Abbiamo provato tutti ad assistere ad una vendita televisiva di opere d’arte. Sono, trasmissioni solitamente notturne e, per effetto del torpore che ci prende in quelle ore, diveniamo più tolleranti nei confronti del linguaggio con cui vengono presentate le opere. Ma se provassimo a prendere sul serio quello che viene proposto, potremmo scoprire che spesso l’eloquio iperbolico del presentatore diviene una vera e propria pantomima comica. Qualunque sia la qualità dell’opera, ci viene detto che si tratta di un’opera introvabile sul mercato, che noi siamo gli unici fortunati che possono entrare in possesso di quello che è ambito da tutti i musei del mondo, ma che se siamo svelti a telefonare avremo un pezzo di storia dell’arte che entra in casa nostra.

Naturalmente il prezzo è da scontare e quindi i milioni di euro che avrebbe speso un museo, per noi, fortunati spettatori, diventano poche migliaia.
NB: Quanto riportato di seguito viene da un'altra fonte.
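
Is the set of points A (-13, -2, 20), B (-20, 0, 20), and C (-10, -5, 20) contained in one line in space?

AB = (-7, 2, 0), AC = (3, -3, 0).
Comparing components 1 and 2: (-7)(-3) − (2)(3) = 15 ≠ 0, so AB and AC are not parallel and the points are not collinear.

No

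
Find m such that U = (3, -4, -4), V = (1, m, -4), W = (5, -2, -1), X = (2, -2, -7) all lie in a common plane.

Coplanarity ⇔ det[UV; UW; UX] = 0.
Expanding, this is linear in m: (3)m + (36) = 0.
So m = -12.

-12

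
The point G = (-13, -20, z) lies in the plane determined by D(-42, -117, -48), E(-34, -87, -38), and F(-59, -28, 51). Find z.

-21

A normal to the plane is n = DE × DF = (2080, -962, 1222).
G lies in the plane iff n · DG = 0.
This gives (1222)z + (25662) = 0, so z = -21.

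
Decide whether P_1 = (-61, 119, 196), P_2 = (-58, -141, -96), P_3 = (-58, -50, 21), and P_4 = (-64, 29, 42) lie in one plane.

No

With P_1 as base: P_1P_2 = (3, -260, -292), P_1P_3 = (3, -169, -175), P_1P_4 = (-3, -90, -154).
P_1P_3 × P_1P_4 = (10276, 987, -777).
P_1P_2 · (P_1P_3 × P_1P_4) = 1092.
Since 1092 ≠ 0, the four points are not coplanar.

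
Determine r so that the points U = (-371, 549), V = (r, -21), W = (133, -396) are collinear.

-67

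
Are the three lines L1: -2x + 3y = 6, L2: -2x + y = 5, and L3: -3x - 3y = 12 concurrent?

Lines aᵢx + bᵢy = cᵢ with pairwise distinct directions are concurrent exactly when det[aᵢ bᵢ cᵢ] = 0.
Here the determinant is 27.
Nonzero, so no common point exists.

No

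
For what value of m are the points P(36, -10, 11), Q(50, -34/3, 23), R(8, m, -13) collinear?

-22/3

Direction PQ = (14, -4/3, 12). From the x-coordinate of R, the parameter along the line is τ = (8 − 36)/14 = -2.
Then m = (-10) + (-2)·(-4/3) = -22/3.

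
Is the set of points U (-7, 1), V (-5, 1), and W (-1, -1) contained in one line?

UV = (2, 0), UW = (6, -2).
Twice the signed area of △UVW is (2)(-2) − (0)(6) = -4.
The area is nonzero, so the three points are not collinear.

No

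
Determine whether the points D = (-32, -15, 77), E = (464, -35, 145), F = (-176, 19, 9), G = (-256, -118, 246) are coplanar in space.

No

With D as base: DE = (496, -20, 68), DF = (-144, 34, -68), DG = (-224, -103, 169).
DF × DG = (-1258, 39568, 22448).
DE · (DF × DG) = 111136.
Since 111136 ≠ 0, the four points are not coplanar.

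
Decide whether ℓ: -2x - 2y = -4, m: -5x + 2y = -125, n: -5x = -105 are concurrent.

Intersecting ℓ and m: solving the 2×2 system gives (x, y) = (129/7, -115/7).
Substitute into n: (-5)(129/7) + (0)(-115/7) = -645/7.
But n requires -105 ≠ -645/7, so the three lines have no common point.

No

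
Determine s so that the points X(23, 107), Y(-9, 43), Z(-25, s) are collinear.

Collinearity: (Z − X) must be parallel to (Y − X) = (-32, -64).
Cross-multiplying the components: (s − 107)·(-32) = (-48)·(-64).
Solving gives s = 11.

11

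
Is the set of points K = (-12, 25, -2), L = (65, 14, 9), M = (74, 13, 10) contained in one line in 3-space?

No

KL = (77, -11, 11), KM = (86, -12, 12).
KL × KM = (0, 22, 22).
The cross product is nonzero, so the points do not lie on one line.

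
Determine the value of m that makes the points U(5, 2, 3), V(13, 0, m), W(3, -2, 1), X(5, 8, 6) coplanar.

2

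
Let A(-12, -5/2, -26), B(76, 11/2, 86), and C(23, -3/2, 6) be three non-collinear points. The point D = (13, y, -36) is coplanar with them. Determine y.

-15/2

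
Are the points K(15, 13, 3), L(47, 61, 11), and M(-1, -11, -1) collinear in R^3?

Yes

KL = (32, 48, 8), KM = (-16, -24, -4).
Each component of KM is -1/2 times the corresponding component of KL, so KM = -1/2·KL and the points are collinear.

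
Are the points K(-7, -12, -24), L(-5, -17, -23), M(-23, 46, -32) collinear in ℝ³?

No

KL = (2, -5, 1), KM = (-16, 58, -8).
KL × KM = (-18, 0, 36).
The cross product is nonzero, so the points do not lie on one line.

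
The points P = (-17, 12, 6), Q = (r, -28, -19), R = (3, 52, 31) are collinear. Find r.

Direction PR = (20, 40, 25). From the y-coordinate of Q, the parameter along the line is τ = (-28 − 12)/40 = -1.
Then r = (-17) + (-1)·(20) = -37.

-37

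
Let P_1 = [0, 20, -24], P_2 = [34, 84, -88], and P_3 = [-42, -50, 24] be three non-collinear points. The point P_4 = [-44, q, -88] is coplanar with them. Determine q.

-20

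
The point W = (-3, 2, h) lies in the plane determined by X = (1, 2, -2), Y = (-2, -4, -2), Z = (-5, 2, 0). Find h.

-2/3

A normal to the plane is n = XY × XZ = (-12, 6, -36).
W lies in the plane iff n · XW = 0.
This gives (-36)h + (-24) = 0, so h = -2/3.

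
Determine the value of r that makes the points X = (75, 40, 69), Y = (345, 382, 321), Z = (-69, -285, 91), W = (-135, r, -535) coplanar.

146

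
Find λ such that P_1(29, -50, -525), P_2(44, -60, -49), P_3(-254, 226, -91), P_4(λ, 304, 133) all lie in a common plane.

-333

The points are coplanar iff P_1P_2 · (P_1P_3 × P_1P_4) = 0.
Expanding, this is linear in λ: (-135716)λ + (-45193428) = 0.
So λ = -333.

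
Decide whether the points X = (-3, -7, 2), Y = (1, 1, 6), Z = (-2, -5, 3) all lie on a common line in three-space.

Yes

XY = (4, 8, 4), XZ = (1, 2, 1).
XY × XZ = (0, 0, 0).
The cross product vanishes, so the three points are collinear.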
Il linguaggio è del tipo più sconcertante: le parole si ripetono ossessive, con aggettivazioni enfatiche, con locuzioni del tipo «ma come fate a lasciarvela scappare», «un’occasione così non vi capita più», «tra qualche anno varrà dieci volte quello che oggi pagate». Ma il momento più comico è quando viene detto che l’opera è «pubblicata», mostrandoci una monografia dell’artista, e invitandoci a credere che, per questo, quell’opera appartiene alla storia dell’arte. Come se a tutti noi bastasse farsi stampare una monografia per entrare dritti nell’olimpo della Storia. Il momento culminante dell’effetto comico è spesso la zummata della telecamera su un grumo di colore di un’opera indecifrabile, che fa scattare l’esaltazione del televenditore che, estatico e rapito, ripete ossessivamente: «Guardate che roba! Guardate che cos’è questo blu! Guardate il gesto, signori miei, siamo di fronte ad una macchia ...epocale [sic]».